E se mai faranno parte del regno di Dio, saranno trattenuti nella pena eterna, poiché non v'è una condizione di mezzo, in cui non sia nella pena eterna chi non è stato associato a quel regno.
Perciò giustamente s'impone il problema del senso con cui si devono interpretare queste parole di Gesù: Questo è il pane che discende dal cielo affinché chi ne mangia non muoia.
Io sono il pane vivo che sono disceso dal cielo; se uno mangerà di questo pane, vivrà in eterno. ( Gv 6,50-51 )
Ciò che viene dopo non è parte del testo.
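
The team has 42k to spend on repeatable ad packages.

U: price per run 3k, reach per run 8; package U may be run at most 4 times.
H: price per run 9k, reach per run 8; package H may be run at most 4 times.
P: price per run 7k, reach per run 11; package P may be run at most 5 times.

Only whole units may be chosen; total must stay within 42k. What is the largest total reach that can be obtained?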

Coloro ai quali si deve rispondere in seguito rifiutano l'assunto del testo a coloro ai quali stiamo rispondendo.
E sono coloro che assicurano la liberazione finale non a tutti coloro che hanno ricevuto il sacramento del battesimo e del corpo di Cristo, ma ai soli cattolici, anche se vivono nell'immoralità.
Non soltanto col sacramento, dicono, ma nella realtà si sono nutriti del corpo di Cristo, poiché sono congiunti al suo corpo, di cui ha detto l'Apostolo: Sebbene in molti siamo un solo pane e un solo corpo. ( 1 Cor 10,17 )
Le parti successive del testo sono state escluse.